The Rockets have the home-court advantage due to their superior regular season record, but Vegas is still making the Warriors the favorites to prevail in the series.
Warriors head coach Steve Kerr appears to be very confident in his team’s chances to advance to the NBA Finals despite not having home-court advantage in this upcoming series.
Anthony Slater tweeted out that Kerr was asked about the Rockets having more hunger than the Warriors to win this series because they’re seeking their first championship.
Kerr basically replied that he likes the position his team is in because they have the multiple rings and have proven they know what it takes to win.
There’s much to be said about the confidence a team has when they know that they’ve been in a certain situation before. The Warriors have handled the trials and tribulations that come with lengthy playoff runs. They’ve won two championships in three seasons.
The Rockets have not yet made that leap, which is a huge psychological factor to have to overcome, especially against an opponent as talented and experienced as the Warriors.
The counter-argument, however, is that talent ultimately triumphs experience. If the Rockets truly are the better team, they’ll find a way to advance.
The Warriors know full well that experience in high-tension playoff games in years past is not always a prerequisite to a championship.
In 2015, people wondered whether the Warriors would be able to overcome their relative inexperience to claim the title. The old adage in the NBA was that teams essentially had to pay their dues before they would be able to finally win a championship.
A dynasty had to be toppled by a team that had suffered playoff exists in prior years. The late 80s Detroit Pistons finally knocked off the Boston Celtics, and then the early 90s Chicago Bulls eventually vanquished those Pistons.
There was a “wait your turn” approach to deciding championships. Other teams gained experience through brutal playoff exists before their championships were won.

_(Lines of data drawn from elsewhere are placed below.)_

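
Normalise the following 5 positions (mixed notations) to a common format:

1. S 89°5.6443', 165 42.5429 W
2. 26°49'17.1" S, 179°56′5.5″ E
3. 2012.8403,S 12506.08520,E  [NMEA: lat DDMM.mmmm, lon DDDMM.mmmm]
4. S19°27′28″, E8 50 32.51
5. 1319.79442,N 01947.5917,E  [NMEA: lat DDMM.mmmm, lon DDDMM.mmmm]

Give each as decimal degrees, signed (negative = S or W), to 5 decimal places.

1. -89.09407, -165.70905
2. -26.82142, 179.93486
3. -20.21401, 125.10142
4. -19.45778, 8.84236
5. 13.32991, 19.79320

Point 1:
  Latitude: 89 + 5.6443/60 = 89.094072
  S ⇒ negate
  Lon: 165 + 42.5429/60 = 165.709048
  hemisphere W, so the sign is −
Point 2:
  φ: 26° + 49/60 + 17.1/3600 = 26 + 0.816667 + 0.004750 = 26.821417
  hemisphere S, so the sign is −
  Longitude: 179° + 56/60 + 5.5/3600 = 179 + 0.933333 + 0.001528 = 179.934861
  E → positive
Point 3:
  φ: split at 2 digits → 20° and 12.8403′; 20 + 12.8403/60 = 20.214005
  S → negative
  Lon: degrees = first 3 digits = 125, minutes = 6.0852; 125 + 6.0852/60 = 125.101420
  E → positive
Point 4:
  Lat: 27′ + 28″ = 27.46667′; 19 + 27.46667/60 = 19.457778
  S → negative
  λ: 8 + 50/60 + 32.51/3600 = 8.842364
  E → positive
Point 5:
  Lat: split at 2 digits → 13° and 19.79442′; 13 + 19.79442/60 = 13.329907
  N ⇒ keep positive
  Lon: split at 3 digits → 019° and 47.5917′; 19 + 47.5917/60 = 19.793195
  E → positive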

This Warriors squad didn’t really follow that same formula. They made a huge leap in Kerr’s first season as coach, and they’ve pretty much been on top of the basketball world ever since.
It’s not like Mark Jackson’s Warriors were coming up just short year after year before finally breaking through to a championship.
The discussion about the worth of experience doesn’t have to be a black-or-white debate. Experience does matter, but it clearly isn’t everything. The Warriors have won championships as both the fresh-faced newcomers and as the reigning titans of the league.
To discount this Rockets team just because they’ve never been there before is foolish. The Warriors had never been there in 2015, after all.
If the Warriors beat the Rockets this series, it will be more due to their superior talent on the court than the Rockets inexperience.
It’s going to be a fantastic series featuring both teams with much to prove. The Rockets think they’re being discounted, and the Warriors heard all those critics at the end of the regular season saying they were slipping.